Cigarette Articles
France is scared of cigarette ban
January 1 is the deadline for all French smokers to put their cigarettes off, as starting with this day the public smoking ban will get legal force.
The entire nation is concerned with the coming restriction: owners are worried about their business and psychologists predict a nationwide shock.
There was an attempt to prohibit smoking in 1991, but it was largely ignored. As regards the new ban, the government attempts to enforce the law, as around 65,000 people die annually from smoking in France.

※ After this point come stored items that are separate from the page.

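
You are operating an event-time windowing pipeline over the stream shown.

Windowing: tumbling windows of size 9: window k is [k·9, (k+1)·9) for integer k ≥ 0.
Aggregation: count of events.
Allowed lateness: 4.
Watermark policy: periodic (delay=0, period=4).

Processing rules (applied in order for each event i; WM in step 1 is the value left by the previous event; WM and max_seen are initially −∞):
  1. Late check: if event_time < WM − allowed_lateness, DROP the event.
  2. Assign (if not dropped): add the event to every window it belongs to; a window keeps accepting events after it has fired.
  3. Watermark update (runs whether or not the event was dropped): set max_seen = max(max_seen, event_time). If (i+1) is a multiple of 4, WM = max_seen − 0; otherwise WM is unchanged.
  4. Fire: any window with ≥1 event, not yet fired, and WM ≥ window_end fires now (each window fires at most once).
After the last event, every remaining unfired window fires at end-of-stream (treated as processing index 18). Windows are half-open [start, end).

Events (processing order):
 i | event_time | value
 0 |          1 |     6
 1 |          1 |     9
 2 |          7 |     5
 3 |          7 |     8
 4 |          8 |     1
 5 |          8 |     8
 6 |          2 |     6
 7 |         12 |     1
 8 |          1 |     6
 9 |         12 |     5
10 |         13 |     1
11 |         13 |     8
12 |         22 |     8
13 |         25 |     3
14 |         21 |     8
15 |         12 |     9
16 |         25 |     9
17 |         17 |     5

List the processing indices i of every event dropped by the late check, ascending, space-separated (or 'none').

6 8 17

i=0 t=1 v=6: → [0,9); WM=−∞
i=1 t=1 v=9: → [0,9); WM=−∞
i=2 t=7 v=5: → [0,9); WM=−∞
i=3 t=7 v=8: → [0,9); WM=7
i=4 t=8 v=1: → [0,9); WM=7
i=5 t=8 v=8: → [0,9); WM=7
i=6 t=2 v=6: DROP (t<7-4); WM=7
i=7 t=12 v=1: → [9,18); WM=12; [0,9) fires=6
i=8 t=1 v=6: DROP (t<12-4); WM=12
i=9 t=12 v=5: → [9,18); WM=12
i=10 t=13 v=1: → [9,18); WM=12
i=11 t=13 v=8: → [9,18); WM=13
i=12 t=22 v=8: → [18,27); WM=13
i=13 t=25 v=3: → [18,27); WM=13
i=14 t=21 v=8: → [18,27); WM=13
i=15 t=12 v=9: → [9,18); WM=25; [9,18) fires=5
i=16 t=25 v=9: → [18,27); WM=25
i=17 t=17 v=5: DROP (t<25-4); WM=25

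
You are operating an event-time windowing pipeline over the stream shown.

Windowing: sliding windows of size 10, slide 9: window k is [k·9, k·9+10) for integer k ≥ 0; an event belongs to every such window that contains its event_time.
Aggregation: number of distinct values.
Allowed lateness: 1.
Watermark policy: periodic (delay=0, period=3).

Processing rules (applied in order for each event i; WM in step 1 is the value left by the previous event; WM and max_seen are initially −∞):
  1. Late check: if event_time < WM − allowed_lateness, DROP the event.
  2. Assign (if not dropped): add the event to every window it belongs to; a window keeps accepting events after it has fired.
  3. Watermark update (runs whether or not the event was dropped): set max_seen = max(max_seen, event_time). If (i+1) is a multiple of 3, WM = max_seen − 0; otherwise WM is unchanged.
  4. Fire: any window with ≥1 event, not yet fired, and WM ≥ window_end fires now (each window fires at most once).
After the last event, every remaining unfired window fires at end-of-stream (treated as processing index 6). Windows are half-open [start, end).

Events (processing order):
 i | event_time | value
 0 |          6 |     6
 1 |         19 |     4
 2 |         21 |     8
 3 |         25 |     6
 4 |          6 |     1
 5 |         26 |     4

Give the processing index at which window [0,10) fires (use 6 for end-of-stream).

i=0 t=6 v=6: → [0,10); WM=−∞
i=1 t=19 v=4: → [18,28); WM=−∞
i=2 t=21 v=8: → [18,28); WM=21; [0,10) fires=1
i=3 t=25 v=6: → [18,28); WM=21
i=4 t=6 v=1: DROP (t<21-1); WM=21
i=5 t=26 v=4: → [18,28); WM=26

2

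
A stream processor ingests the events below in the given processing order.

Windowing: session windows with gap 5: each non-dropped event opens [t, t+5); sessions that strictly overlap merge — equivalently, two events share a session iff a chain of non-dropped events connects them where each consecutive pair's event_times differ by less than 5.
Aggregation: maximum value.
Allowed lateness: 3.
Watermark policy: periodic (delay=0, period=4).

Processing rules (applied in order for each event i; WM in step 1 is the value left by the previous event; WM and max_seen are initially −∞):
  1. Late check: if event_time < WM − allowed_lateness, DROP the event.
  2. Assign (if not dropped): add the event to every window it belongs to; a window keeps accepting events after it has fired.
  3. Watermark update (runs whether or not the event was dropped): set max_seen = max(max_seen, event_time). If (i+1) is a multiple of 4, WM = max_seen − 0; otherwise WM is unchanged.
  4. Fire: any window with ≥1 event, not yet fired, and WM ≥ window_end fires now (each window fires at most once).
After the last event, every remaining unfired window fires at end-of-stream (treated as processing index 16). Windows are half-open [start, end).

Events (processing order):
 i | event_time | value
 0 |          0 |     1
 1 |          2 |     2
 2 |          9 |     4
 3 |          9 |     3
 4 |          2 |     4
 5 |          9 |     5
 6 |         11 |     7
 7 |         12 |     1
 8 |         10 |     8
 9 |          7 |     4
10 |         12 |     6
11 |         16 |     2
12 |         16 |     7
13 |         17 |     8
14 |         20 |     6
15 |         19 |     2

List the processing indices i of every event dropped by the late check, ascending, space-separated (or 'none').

4 9

i=0 t=0 v=1: → [0,5); WM=−∞
i=1 t=2 v=2: → [0,7); WM=−∞
i=2 t=9 v=4: → [9,14); WM=−∞
i=3 t=9 v=3: → [9,14); WM=9
i=4 t=2 v=4: DROP (t<9-3); WM=9
i=5 t=9 v=5: → [9,14); WM=9
i=6 t=11 v=7: → [9,16); WM=9
i=7 t=12 v=1: → [9,17); WM=12
i=8 t=10 v=8: → [9,17); WM=12
i=9 t=7 v=4: DROP (t<12-3); WM=12
i=10 t=12 v=6: → [9,17); WM=12
i=11 t=16 v=2: → [9,21); WM=16
i=12 t=16 v=7: → [9,21); WM=16
i=13 t=17 v=8: → [9,22); WM=16
i=14 t=20 v=6: → [9,25); WM=16
i=15 t=19 v=2: → [9,25); WM=20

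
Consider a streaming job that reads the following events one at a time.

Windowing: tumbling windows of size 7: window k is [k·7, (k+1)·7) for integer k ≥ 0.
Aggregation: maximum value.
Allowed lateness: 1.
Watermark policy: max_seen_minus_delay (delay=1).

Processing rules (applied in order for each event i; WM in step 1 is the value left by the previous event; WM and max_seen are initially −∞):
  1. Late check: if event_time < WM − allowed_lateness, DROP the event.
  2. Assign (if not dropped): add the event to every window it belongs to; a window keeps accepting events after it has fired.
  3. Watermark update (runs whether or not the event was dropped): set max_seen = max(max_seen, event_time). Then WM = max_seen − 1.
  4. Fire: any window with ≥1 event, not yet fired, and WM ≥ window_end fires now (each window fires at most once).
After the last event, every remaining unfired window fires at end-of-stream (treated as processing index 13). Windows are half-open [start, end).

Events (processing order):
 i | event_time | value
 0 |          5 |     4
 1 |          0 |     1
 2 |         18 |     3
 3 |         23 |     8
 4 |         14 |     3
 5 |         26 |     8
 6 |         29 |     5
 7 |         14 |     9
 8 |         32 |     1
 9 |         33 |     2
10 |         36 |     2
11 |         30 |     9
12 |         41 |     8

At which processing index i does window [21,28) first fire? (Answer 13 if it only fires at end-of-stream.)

6

i=0 t=5 v=4: → [0,7); WM=4
i=1 t=0 v=1: DROP (t<4-1); WM=4
i=2 t=18 v=3: → [14,21); WM=17; [0,7) fires=4
i=3 t=23 v=8: → [21,28); WM=22; [14,21) fires=3
i=4 t=14 v=3: DROP (t<22-1); WM=22
i=5 t=26 v=8: → [21,28); WM=25
i=6 t=29 v=5: → [28,35); WM=28; [21,28) fires=8
i=7 t=14 v=9: DROP (t<28-1); WM=28
i=8 t=32 v=1: → [28,35); WM=31
i=9 t=33 v=2: → [28,35); WM=32
i=10 t=36 v=2: → [35,42); WM=35; [28,35) fires=5
i=11 t=30 v=9: DROP (t<35-1); WM=35
i=12 t=41 v=8: → [35,42); WM=40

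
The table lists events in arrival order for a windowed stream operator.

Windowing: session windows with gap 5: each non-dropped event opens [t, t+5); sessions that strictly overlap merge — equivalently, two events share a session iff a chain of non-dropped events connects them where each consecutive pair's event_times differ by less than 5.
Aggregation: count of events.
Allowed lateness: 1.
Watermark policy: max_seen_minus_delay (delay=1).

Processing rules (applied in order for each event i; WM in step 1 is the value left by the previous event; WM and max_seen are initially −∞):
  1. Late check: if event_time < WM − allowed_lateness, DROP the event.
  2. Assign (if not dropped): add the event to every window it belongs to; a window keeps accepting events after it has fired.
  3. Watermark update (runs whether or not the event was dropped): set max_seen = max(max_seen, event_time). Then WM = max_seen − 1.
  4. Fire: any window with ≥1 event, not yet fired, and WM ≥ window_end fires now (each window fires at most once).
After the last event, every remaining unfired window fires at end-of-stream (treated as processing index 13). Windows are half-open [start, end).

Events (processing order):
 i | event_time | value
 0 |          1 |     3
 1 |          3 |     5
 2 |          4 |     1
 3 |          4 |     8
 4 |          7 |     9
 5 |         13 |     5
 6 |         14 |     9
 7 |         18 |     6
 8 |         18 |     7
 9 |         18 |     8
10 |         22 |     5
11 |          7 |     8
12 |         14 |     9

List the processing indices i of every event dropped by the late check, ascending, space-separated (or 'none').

i=0 t=1 v=3: → [1,6); WM=0
i=1 t=3 v=5: → [1,8); WM=2
i=2 t=4 v=1: → [1,9); WM=3
i=3 t=4 v=8: → [1,9); WM=3
i=4 t=7 v=9: → [1,12); WM=6
i=5 t=13 v=5: → [13,18); WM=12
i=6 t=14 v=9: → [13,19); WM=13
i=7 t=18 v=6: → [13,23); WM=17
i=8 t=18 v=7: → [13,23); WM=17
i=9 t=18 v=8: → [13,23); WM=17
i=10 t=22 v=5: → [13,27); WM=21
i=11 t=7 v=8: DROP (t<21-1); WM=21
i=12 t=14 v=9: DROP (t<21-1); WM=21

11 12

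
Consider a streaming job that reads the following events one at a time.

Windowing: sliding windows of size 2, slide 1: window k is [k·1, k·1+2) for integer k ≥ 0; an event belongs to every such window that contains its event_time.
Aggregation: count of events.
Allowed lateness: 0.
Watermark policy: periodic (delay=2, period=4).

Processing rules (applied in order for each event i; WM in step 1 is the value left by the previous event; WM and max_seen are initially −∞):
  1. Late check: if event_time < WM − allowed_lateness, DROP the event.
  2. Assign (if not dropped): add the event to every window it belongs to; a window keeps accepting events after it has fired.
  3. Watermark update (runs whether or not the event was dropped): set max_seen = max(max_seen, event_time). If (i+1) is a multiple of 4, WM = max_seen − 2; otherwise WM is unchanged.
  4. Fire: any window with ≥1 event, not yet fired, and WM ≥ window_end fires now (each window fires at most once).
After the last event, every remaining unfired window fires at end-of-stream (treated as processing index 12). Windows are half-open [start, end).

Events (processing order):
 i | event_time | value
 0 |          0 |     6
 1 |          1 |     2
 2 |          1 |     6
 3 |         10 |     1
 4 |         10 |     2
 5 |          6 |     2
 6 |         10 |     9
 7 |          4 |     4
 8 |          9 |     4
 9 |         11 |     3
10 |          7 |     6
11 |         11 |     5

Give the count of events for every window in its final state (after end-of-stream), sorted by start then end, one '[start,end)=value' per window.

[0,2)=3 [1,3)=2 [8,10)=1 [9,11)=4 [10,12)=5 [11,13)=2

i=0 t=0 v=6: → [0,2); WM=−∞
i=1 t=1 v=2: → [1,3),[0,2); WM=−∞
i=2 t=1 v=6: → [1,3),[0,2); WM=−∞
i=3 t=10 v=1: → [10,12),[9,11); WM=8; [0,2) fires=3 [1,3) fires=2
i=4 t=10 v=2: → [10,12),[9,11); WM=8
i=5 t=6 v=2: DROP (t<8-0); WM=8
i=6 t=10 v=9: → [10,12),[9,11); WM=8
i=7 t=4 v=4: DROP (t<8-0); WM=8
i=8 t=9 v=4: → [9,11),[8,10); WM=8
i=9 t=11 v=3: → [11,13),[10,12); WM=8
i=10 t=7 v=6: DROP (t<8-0); WM=8
i=11 t=11 v=5: → [11,13),[10,12); WM=9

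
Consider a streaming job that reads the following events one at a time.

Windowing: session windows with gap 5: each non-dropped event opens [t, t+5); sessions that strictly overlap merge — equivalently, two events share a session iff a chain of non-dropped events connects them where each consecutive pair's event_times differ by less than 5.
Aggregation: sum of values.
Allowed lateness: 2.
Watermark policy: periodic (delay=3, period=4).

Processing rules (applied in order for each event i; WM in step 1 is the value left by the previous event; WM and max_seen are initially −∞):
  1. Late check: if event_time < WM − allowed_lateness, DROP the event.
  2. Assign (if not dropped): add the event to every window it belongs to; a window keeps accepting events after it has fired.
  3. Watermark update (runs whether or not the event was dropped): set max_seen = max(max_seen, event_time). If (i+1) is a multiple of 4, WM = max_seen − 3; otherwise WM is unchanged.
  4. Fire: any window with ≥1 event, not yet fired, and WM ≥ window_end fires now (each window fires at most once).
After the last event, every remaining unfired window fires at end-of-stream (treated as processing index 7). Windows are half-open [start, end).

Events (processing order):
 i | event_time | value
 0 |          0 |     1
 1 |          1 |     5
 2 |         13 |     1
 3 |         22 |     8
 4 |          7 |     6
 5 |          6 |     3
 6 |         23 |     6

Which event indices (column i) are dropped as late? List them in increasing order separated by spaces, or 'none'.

i=0 t=0 v=1: → [0,5); WM=−∞
i=1 t=1 v=5: → [0,6); WM=−∞
i=2 t=13 v=1: → [13,18); WM=−∞
i=3 t=22 v=8: → [22,27); WM=19
i=4 t=7 v=6: DROP (t<19-2); WM=19
i=5 t=6 v=3: DROP (t<19-2); WM=19
i=6 t=23 v=6: → [22,28); WM=19

4 5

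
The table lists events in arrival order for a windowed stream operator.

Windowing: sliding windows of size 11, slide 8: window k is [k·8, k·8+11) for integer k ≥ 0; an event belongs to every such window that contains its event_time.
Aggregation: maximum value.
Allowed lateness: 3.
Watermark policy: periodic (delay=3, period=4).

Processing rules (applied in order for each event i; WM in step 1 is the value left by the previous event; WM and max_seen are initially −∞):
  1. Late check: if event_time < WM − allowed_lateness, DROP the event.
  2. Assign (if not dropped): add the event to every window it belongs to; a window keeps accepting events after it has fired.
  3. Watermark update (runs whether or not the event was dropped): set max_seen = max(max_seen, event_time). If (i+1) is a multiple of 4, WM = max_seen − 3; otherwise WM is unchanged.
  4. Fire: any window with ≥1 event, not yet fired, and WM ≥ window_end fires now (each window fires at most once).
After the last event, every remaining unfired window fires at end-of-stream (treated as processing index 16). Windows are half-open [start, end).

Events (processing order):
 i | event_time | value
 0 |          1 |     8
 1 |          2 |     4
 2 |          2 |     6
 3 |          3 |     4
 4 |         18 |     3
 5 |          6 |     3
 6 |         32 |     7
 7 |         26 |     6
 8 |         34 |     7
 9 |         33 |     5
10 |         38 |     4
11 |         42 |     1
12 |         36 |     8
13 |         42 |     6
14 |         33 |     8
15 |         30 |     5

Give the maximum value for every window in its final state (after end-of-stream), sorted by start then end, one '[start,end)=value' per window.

[0,11)=8 [8,19)=3 [16,27)=6 [24,35)=7 [32,43)=8 [40,51)=6

i=0 t=1 v=8: → [0,11); WM=−∞
i=1 t=2 v=4: → [0,11); WM=−∞
i=2 t=2 v=6: → [0,11); WM=−∞
i=3 t=3 v=4: → [0,11); WM=0
i=4 t=18 v=3: → [16,27),[8,19); WM=0
i=5 t=6 v=3: → [0,11); WM=0
i=6 t=32 v=7: → [32,43),[24,35); WM=0
i=7 t=26 v=6: → [24,35),[16,27); WM=29; [0,11) fires=8 [8,19) fires=3 [16,27) fires=6
i=8 t=34 v=7: → [32,43),[24,35); WM=29
i=9 t=33 v=5: → [32,43),[24,35); WM=29
i=10 t=38 v=4: → [32,43); WM=29
i=11 t=42 v=1: → [40,51),[32,43); WM=39; [24,35) fires=7
i=12 t=36 v=8: → [32,43); WM=39
i=13 t=42 v=6: → [40,51),[32,43); WM=39
i=14 t=33 v=8: DROP (t<39-3); WM=39
i=15 t=30 v=5: DROP (t<39-3); WM=39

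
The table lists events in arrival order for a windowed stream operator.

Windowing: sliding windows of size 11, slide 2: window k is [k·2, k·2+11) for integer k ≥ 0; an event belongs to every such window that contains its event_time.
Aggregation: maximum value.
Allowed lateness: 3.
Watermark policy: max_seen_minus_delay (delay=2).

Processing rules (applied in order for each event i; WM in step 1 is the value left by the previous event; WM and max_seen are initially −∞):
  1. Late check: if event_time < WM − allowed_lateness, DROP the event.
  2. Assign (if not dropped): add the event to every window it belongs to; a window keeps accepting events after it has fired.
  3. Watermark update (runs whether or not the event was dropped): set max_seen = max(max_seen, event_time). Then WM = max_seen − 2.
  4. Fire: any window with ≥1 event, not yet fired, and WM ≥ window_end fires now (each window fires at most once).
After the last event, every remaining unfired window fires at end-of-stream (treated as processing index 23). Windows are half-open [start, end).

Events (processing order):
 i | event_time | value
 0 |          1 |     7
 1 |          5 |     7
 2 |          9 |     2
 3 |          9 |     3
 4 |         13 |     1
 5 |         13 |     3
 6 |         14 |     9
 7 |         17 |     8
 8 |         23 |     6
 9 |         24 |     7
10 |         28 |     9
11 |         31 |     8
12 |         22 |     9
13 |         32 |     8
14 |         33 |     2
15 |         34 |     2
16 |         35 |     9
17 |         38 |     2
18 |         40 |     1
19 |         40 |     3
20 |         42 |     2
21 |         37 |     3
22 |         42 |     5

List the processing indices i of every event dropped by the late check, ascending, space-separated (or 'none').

i=0 t=1 v=7: → [0,11); WM=-1
i=1 t=5 v=7: → [4,15),[2,13),[0,11); WM=3
i=2 t=9 v=2: → [8,19),[6,17),[4,15),[2,13),[0,11); WM=7
i=3 t=9 v=3: → [8,19),[6,17),[4,15),[2,13),[0,11); WM=7
i=4 t=13 v=1: → [12,23),[10,21),[8,19),[6,17),[4,15); WM=11; [0,11) fires=7
i=5 t=13 v=3: → [12,23),[10,21),[8,19),[6,17),[4,15); WM=11
i=6 t=14 v=9: → [14,25),[12,23),[10,21),[8,19),[6,17),[4,15); WM=12
i=7 t=17 v=8: → [16,27),[14,25),[12,23),[10,21),[8,19); WM=15; [2,13) fires=7 [4,15) fires=9
i=8 t=23 v=6: → [22,33),[20,31),[18,29),[16,27),[14,25); WM=21; [6,17) fires=9 [8,19) fires=9 [10,21) fires=9
i=9 t=24 v=7: → [24,35),[22,33),[20,31),[18,29),[16,27),[14,25); WM=22
i=10 t=28 v=9: → [28,39),[26,37),[24,35),[22,33),[20,31),[18,29); WM=26; [12,23) fires=9 [14,25) fires=9
i=11 t=31 v=8: → [30,41),[28,39),[26,37),[24,35),[22,33); WM=29; [16,27) fires=8 [18,29) fires=9
i=12 t=22 v=9: DROP (t<29-3); WM=29
i=13 t=32 v=8: → [32,43),[30,41),[28,39),[26,37),[24,35),[22,33); WM=30
i=14 t=33 v=2: → [32,43),[30,41),[28,39),[26,37),[24,35); WM=31; [20,31) fires=9
i=15 t=34 v=2: → [34,45),[32,43),[30,41),[28,39),[26,37),[24,35); WM=32
i=16 t=35 v=9: → [34,45),[32,43),[30,41),[28,39),[26,37); WM=33; [22,33) fires=9
i=17 t=38 v=2: → [38,49),[36,47),[34,45),[32,43),[30,41),[28,39); WM=36; [24,35) fires=9
i=18 t=40 v=1: → [40,51),[38,49),[36,47),[34,45),[32,43),[30,41); WM=38; [26,37) fires=9
i=19 t=40 v=3: → [40,51),[38,49),[36,47),[34,45),[32,43),[30,41); WM=38
i=20 t=42 v=2: → [42,53),[40,51),[38,49),[36,47),[34,45),[32,43); WM=40; [28,39) fires=9
i=21 t=37 v=3: → [36,47),[34,45),[32,43),[30,41),[28,39); WM=40
i=22 t=42 v=5: → [42,53),[40,51),[38,49),[36,47),[34,45),[32,43); WM=40

12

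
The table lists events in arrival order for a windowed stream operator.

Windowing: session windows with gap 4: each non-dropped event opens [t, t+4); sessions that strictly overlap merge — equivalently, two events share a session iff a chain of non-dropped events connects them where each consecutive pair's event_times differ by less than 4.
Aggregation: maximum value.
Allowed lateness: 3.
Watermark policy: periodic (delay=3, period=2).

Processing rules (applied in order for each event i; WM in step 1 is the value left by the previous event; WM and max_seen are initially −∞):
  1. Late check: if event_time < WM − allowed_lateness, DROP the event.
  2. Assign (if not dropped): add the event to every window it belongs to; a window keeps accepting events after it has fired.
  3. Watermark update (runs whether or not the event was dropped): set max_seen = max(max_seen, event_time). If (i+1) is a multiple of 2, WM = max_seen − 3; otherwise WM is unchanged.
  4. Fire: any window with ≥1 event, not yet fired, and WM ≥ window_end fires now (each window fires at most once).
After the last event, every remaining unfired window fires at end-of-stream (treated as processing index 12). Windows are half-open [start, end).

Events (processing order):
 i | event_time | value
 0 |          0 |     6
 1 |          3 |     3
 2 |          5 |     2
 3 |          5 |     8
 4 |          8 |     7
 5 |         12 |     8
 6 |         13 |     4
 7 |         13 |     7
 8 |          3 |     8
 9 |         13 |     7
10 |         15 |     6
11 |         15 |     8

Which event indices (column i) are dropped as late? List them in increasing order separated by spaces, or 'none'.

i=0 t=0 v=6: → [0,4); WM=−∞
i=1 t=3 v=3: → [0,7); WM=0
i=2 t=5 v=2: → [0,9); WM=0
i=3 t=5 v=8: → [0,9); WM=2
i=4 t=8 v=7: → [0,12); WM=2
i=5 t=12 v=8: → [12,16); WM=9
i=6 t=13 v=4: → [12,17); WM=9
i=7 t=13 v=7: → [12,17); WM=10
i=8 t=3 v=8: DROP (t<10-3); WM=10
i=9 t=13 v=7: → [12,17); WM=10
i=10 t=15 v=6: → [12,19); WM=10
i=11 t=15 v=8: → [12,19); WM=12

8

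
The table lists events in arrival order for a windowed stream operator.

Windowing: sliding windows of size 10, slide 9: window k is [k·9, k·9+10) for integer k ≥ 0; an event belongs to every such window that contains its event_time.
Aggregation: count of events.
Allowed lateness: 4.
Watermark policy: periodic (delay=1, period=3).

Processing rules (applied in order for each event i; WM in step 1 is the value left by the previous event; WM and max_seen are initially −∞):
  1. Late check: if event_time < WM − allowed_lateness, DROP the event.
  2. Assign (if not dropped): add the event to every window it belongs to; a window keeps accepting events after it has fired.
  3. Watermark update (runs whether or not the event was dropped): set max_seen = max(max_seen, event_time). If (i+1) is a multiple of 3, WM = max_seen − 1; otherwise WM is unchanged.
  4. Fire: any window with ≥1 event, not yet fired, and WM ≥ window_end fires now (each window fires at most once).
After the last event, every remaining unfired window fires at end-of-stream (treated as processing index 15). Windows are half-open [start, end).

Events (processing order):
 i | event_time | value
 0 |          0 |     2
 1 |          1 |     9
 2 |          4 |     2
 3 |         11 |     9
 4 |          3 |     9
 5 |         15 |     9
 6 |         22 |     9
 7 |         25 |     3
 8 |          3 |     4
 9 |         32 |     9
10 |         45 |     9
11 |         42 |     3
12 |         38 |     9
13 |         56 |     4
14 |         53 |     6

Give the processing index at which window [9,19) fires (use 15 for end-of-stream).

8

i=0 t=0 v=2: → [0,10); WM=−∞
i=1 t=1 v=9: → [0,10); WM=−∞
i=2 t=4 v=2: → [0,10); WM=3
i=3 t=11 v=9: → [9,19); WM=3
i=4 t=3 v=9: → [0,10); WM=3
i=5 t=15 v=9: → [9,19); WM=14; [0,10) fires=4
i=6 t=22 v=9: → [18,28); WM=14
i=7 t=25 v=3: → [18,28); WM=14
i=8 t=3 v=4: DROP (t<14-4); WM=24; [9,19) fires=2
i=9 t=32 v=9: → [27,37); WM=24
i=10 t=45 v=9: → [45,55),[36,46); WM=24
i=11 t=42 v=3: → [36,46); WM=44; [18,28) fires=2 [27,37) fires=1
i=12 t=38 v=9: DROP (t<44-4); WM=44
i=13 t=56 v=4: → [54,64); WM=44
i=14 t=53 v=6: → [45,55); WM=55; [36,46) fires=2 [45,55) fires=2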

Special groups and an army of civil and police inspectors were organized to make inspections and issue fines.
Smoking is very spread among the French adolescents. For them cigarette smoking is a norm of life, as buying a bicycle.
A report showed that more than half of 15- to 25-year-old young people smoke. This percentage is the highest across the European Union. All the government attempts to diminish this rate were unsuccessful.
Writers and artists are also far of being very inspired about the ban.
The world is collapsing, mourned the novelist Philippe Delerm in Le Monde. Once it was as though intellectual life, invective and seduction could only exist in a cloud of smoke. Those were the days. Smoking may kill, but life kills, too, in just as insidious a way.
Look at the old photographs, added Jean-Claude Blondel, manager of the venerable Left Bank philosophers’ hang-out Cafe de Flore.
Sartre, de Beauvoir, Colette, Camus, they all smoked. So they did, although at a recent exhibition dedicated to Sartre, the philosopher’s trademark cigarette was airbrushed out as a condition of state funding.
However, the French government is very convinced of implementing of smoking ban in all public places: bars, restaurants, cafes.
The health minister, Roselyne Bachelot, has declared that it is the right time to implement that measure.
Britain has done it, Italy has done it. It is happening everywhere in the US. We can’t go on being out of step.